Pickrell tells the story of the Black Summer through eleven species, focusing on different fires and different aspects of them. Koalas introduce the astonishing toll on wildlife; the Nightcap Oak reveals the impact on the Gondwanan rainforests. The adorable fluffy white Lemuroid Ringtail Possums of far north Queensland’s tropical mountains tell the story of the climate disaster unfolding in the rainforest, as bad as what’s happening on the Great Barrier Reef. The Wollemi Pine recounts the stories of extreme interventions to save endangered species, while the Bare-nosed Wombat tells of the incredible response of wildlife carers to injured animals in the face of bureaucratic apathy. It’s a useful structure that allows room for specific stories to breathe while covering the extent of the fires.

One of the things that comes through is that in the short-term many of the impacts were not as bad as conservationists feared. Dazed animals wandered out of the ashes, showing remarkable resilience and adaptability. Habitat for threatened species survived. Barely scorched refuges were found. Trees resprouted when the rains came. Remarkable conservation efforts – taking whole populations into captivity ahead the fires – were a success. Cared-for wildlife was released. But in the long-term the situation is less certain. There will likely be some extinctions. Some ecosystems subject to repeated fires well beyond what they are adapted to, like the alpine ash forests, will transition into different, less diverse kinds. “Even when ecosystems appear to be recovering,” Pickrell writes:

that recovery may be superficial because deeper connections may have been lost. Beyond losing individual plants and animals from landscapes, we may also be losing important interactions between species which could have unforeseen impacts on the functioning of ecosystems and their ability to recover.
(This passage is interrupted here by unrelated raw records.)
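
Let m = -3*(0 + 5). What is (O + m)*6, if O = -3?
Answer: -108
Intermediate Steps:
m = -15 (m = -3*5 = -15)
(O + m)*6 = (-3 - 15)*6 = -18*6 = -108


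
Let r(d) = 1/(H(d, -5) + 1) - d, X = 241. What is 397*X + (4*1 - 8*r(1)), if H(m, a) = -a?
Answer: 287063/3 ≈ 95688.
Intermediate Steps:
r(d) = ⅙ - d (r(d) = 1/(-1*(-5) + 1) - d = 1/(5 + 1) - d = 1/6 - d = ⅙ - d)
397*X + (4*1 - 8*r(1)) = 397*241 + (4*1 - 8*(⅙ - 1*1)) = 95677 + (4 - 8*(⅙ - 1)) = 95677 + (4 - 8*(-⅚)) = 95677 + (4 + 20/3) = 95677 + 32/3 = 287063/3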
Of particular concern are the waterways, which fill with slumps of ash and debris that make their way only slowly down streams and rivers, suffocating wildlife in their path. And then there is the question of what happens when this happens again, sooner than we can imagine.

By focusing on individual species, Pickrell humanises the creatures. I was struck anew by the thousands of birds that flew out to sea to avoid the flames, only to drown and wash up on beaches; by the wombats that emerged dazed from the burrows after the flames had passed into a world unmade; the confused koalas that burnt their paws when they clambered down the still-burning trees. The fires were also a human tragedy, but in cases like these you begin to feel the catastrophic upset in their lives the fires must have been for animals too. The dedication of the people who care for the environment shines through.
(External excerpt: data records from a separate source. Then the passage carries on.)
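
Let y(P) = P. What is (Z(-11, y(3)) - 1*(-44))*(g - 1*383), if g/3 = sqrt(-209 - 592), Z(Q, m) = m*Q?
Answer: -4213 + 99*I*sqrt(89) ≈ -4213.0 + 933.96*I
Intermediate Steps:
Z(Q, m) = Q*m
g = 9*I*sqrt(89) (g = 3*sqrt(-209 - 592) = 3*sqrt(-801) = 3*(3*I*sqrt(89)) = 9*I*sqrt(89) ≈ 84.906*I)
(Z(-11, y(3)) - 1*(-44))*(g - 1*383) = (-11*3 - 1*(-44))*(9*I*sqrt(89) - 1*383) = (-33 + 44)*(9*I*sqrt(89) - 383) = 11*(-383 + 9*I*sqrt(89)) = -4213 + 99*I*sqrt(89)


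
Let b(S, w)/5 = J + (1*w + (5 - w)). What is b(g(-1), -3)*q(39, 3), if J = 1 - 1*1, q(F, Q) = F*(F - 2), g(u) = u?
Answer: 36075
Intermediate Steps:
q(F, Q) = F*(-2 + F)
J = 0 (J = 1 - 1 = 0)
b(S, w) = 25 (b(S, w) = 5*(0 + (1*w + (5 - w))) = 5*(0 + (w + (5 - w))) = 5*(0 + 5) = 5*5 = 25)
b(g(-1), -3)*q(39, 3) = 25*(39*(-2 + 39)) = 25*(39*37) = 25*1443 = 36075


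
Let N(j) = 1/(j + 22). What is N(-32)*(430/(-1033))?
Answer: 43/1033 ≈ 0.041626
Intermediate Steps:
N(j) = 1/(22 + j)
N(-32)*(430/(-1033)) = (430/(-1033))/(22 - 32) = (430*(-1/1033))/(-10) = -⅒*(-430/1033) = 43/1033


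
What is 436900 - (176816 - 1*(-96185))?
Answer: 163899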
I was also struck by how much control we now have over the fate of the environment. Technology has advanced to the extent that we now play god, choosing which fires to fight and which species to spare, the question mainly of resources and priorities. There is despair in that, as well as hope. But it has always been the case, and in fact perhaps the environment is suffering so much because we’ve stepped away too much. As Wunambal man Sylvester Mangolomara says in the Kimberley, “If you just walk away from [the environment], it will all die”. Among the solutions Pickrell considers is a much-discussed return to Aboriginal landscape management, which would turn the landscape into a mosaic of habitats burned at different times, acting as natural firebreaks. During the same fire season on the Wunambal Gaambera lands, only 7 per cent of the country burned, testament to the possibilities elsewhere.
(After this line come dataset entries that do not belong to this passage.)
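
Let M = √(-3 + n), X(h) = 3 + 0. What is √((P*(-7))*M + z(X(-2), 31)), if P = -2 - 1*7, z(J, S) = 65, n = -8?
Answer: √(65 + 63*I*√11) ≈ 11.913 + 8.77*I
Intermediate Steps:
X(h) = 3
P = -9 (P = -2 - 7 = -9)
M = I*√11 (M = √(-3 - 8) = √(-11) = I*√11 ≈ 3.3166*I)
√((P*(-7))*M + z(X(-2), 31)) = √((-9*(-7))*(I*√11) + 65) = √(63*(I*√11) + 65) = √(63*I*√11 + 65) = √(65 + 63*I*√11)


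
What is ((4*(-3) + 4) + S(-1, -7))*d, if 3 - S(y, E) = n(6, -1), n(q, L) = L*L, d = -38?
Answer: 228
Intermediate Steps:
n(q, L) = L²
S(y, E) = 2 (S(y, E) = 3 - 1*(-1)² = 3 - 1*1 = 3 - 1 = 2)
((4*(-3) + 4) + S(-1, -7))*d = ((4*(-3) + 4) + 2)*(-38) = ((-12 + 4) + 2)*(-38) = (-8 + 2)*(-38) = -6*(-38) = 228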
There a facts appalling and aplenty, and always fascinating. I learned, for instance, of the Australian birds that seem to deliberately spread fire on the northern savannahs, and the age and diversity of the east coast’s forests. I felt, ever so slightly, the creep of scientific and bureaucratic jargon into Pickrell’s account. But not to the extent that it prevents the book doing its job: the first full and accessible account of the fires that changed Australia, in ways known and ways to be seen. The fact that Pickrell completed it during the pandemic and around lockdowns only adds to the urgency. Whether the Black Summer spurs us to greater action on climate change and a better relationship with our environment, or further along the path of ecological collapse, is the choice.